James’s father had been killed in a car accident, going on fifteen years ago now. For months after, James had considered how the world would be different if his father had not been driving across that intersection at exactly the same moment the truck had entered it. What if his father had been delayed even thirty seconds before getting behind the wheel? What if he hadn’t made a light ten blocks north? Or if the truck driver had started his journey five minutes later? All the infinite variables that could have been different. But because none of them were, his father was dead.

Afterward, people said it was meant to be. That nothing could have been done to change it. It was no one’s fault. Some things were beyond anyone’s control.

For years he wondered if that were true. If the world actually worked that way, with the onslaught of sudden inalterable cataclysmic events.

And then he met Jessica. And he finally believed.

The same way that fifteen years earlier nothing could have been done to change his father’s fate, Jessica’s entry into his life was similarly preordained, and he was powerless to alter it.



Despite her husband’s repeated assurances, Jessica still couldn’t help but wonder if her dress was too much for a house party. She had initially justified the garment’s exorbitant price tag with the thought that, because it wasn’t so wedding-y, she’d get more than one use out of it. In reality, few occasions were appropriate for a knee-length off-white silk dress. She couldn’t wear it to anyone else’s wedding, and the art openings at which she served as James’s plus-one usually required something understated and black.

Her final assessment met with her approval. She looked good. Forty-one years old and everything still more or less where it was supposed to be.

Then she shifted her gaze toward her lawfully wedded husband. James looked better than good, the way some men—the very lucky ones—were at their most handsome in their forties and fifties. She’d seen pictures of James as a younger man, all chiseled features, six-pack abs, and that hair—Jim Morrison from the cover of the Best of the Doors album, which she’d listened to on repeat in her teenage years, thinking it made her edgy. But James had grown into his looks over the years; now he had gravitas. Not only a pretty face, but a serious one too.

Sometimes she considered how close she had come to never seeing that face and therefore not living the life she now considered to be nothing short of perfection. Like a fairy tale, except that instead of leaving behind a glass slipper, she had forgotten her wallet at work. By the time she’d returned to retrieve it, it was past six and her office was a ghost town.

She’d been ready to leave her office for the second time that night when her phone buzzed with a text from Lisa Rollins, her boss at the real estate agency.

URGENT: CAN ANYONE BE AT THE LOFT IN 10 MINUTES?!!!

Jessica texted back—I CAN!!!—mirroring Lisa’s use of all caps and exclamation points.

Her phone rang a millisecond later.

“Thank God,” Lisa said. “There’s a serious buyer interested in the loft. He’s already got an offer in on this other place, but I convinced him to take a look at ours before deciding. Problem is, he’s only available to see it tonight. After that he’s heading to Europe or Asia or somewhere. So I need someone to be down there with the key in ten minutes.”

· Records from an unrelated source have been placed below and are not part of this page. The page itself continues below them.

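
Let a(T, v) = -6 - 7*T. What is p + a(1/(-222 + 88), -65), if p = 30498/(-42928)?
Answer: -9575087/1438088 ≈ -6.6582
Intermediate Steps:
p = -15249/21464 (p = 30498*(-1/42928) = -15249/21464 ≈ -0.71045)
p + a(1/(-222 + 88), -65) = -15249/21464 + (-6 - 7/(-222 + 88)) = -15249/21464 + (-6 - 7/(-134)) = -15249/21464 + (-6 - 7*(-1/134)) = -15249/21464 + (-6 + 7/134) = -15249/21464 - 797/134 = -9575087/1438088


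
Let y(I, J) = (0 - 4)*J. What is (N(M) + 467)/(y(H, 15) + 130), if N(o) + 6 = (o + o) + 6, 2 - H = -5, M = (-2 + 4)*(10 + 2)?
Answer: 103/14 ≈ 7.3571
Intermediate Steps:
M = 24 (M = 2*12 = 24)
H = 7 (H = 2 - 1*(-5) = 2 + 5 = 7)
y(I, J) = -4*J
N(o) = 2*o (N(o) = -6 + ((o + o) + 6) = -6 + (2*o + 6) = -6 + (6 + 2*o) = 2*o)
(N(M) + 467)/(y(H, 15) + 130) = (2*24 + 467)/(-4*15 + 130) = (48 + 467)/(-60 + 130) = 515/70 = 515*(1/70) = 103/14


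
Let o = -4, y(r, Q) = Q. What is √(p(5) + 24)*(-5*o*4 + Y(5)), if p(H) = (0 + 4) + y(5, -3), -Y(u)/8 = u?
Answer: 200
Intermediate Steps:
Y(u) = -8*u
p(H) = 1 (p(H) = (0 + 4) - 3 = 4 - 3 = 1)
√(p(5) + 24)*(-5*o*4 + Y(5)) = √(1 + 24)*(-5*(-4)*4 - 8*5) = √25*(20*4 - 40) = 5*(80 - 40) = 5*40 = 200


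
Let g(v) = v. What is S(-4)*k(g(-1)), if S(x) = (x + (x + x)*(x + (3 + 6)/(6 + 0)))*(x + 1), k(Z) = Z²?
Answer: -48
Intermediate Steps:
S(x) = (1 + x)*(x + 2*x*(3/2 + x)) (S(x) = (x + (2*x)*(x + 9/6))*(1 + x) = (x + (2*x)*(x + 9*(⅙)))*(1 + x) = (x + (2*x)*(x + 3/2))*(1 + x) = (x + (2*x)*(3/2 + x))*(1 + x) = (x + 2*x*(3/2 + x))*(1 + x) = (1 + x)*(x + 2*x*(3/2 + x)))
S(-4)*k(g(-1)) = (2*(-4)*(2 + (-4)² + 3*(-4)))*(-1)² = (2*(-4)*(2 + 16 - 12))*1 = (2*(-4)*6)*1 = -48*1 = -48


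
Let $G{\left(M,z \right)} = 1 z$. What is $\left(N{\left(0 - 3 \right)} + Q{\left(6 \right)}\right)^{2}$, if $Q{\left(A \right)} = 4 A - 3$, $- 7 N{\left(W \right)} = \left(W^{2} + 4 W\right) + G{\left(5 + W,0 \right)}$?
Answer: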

Although the agency had numerous listings, Jessica knew which one Lisa was referencing. It was the crown jewel of their portfolio at the time, described as a True Artist’s Loft in the glossy brochure Jessica had helped write, even though everyone in the office knew that a banker would likely buy it.

The loft was only a five-minute walk from the office. When Jessica arrived, James was waiting outside. She was immediately drawn to him—tall and well built with a face that seemed vaguely Italian in its dark-featured, straight-nosed way.

“I’m Jessica, the broker. Lisa Rollins asked me to show you around.”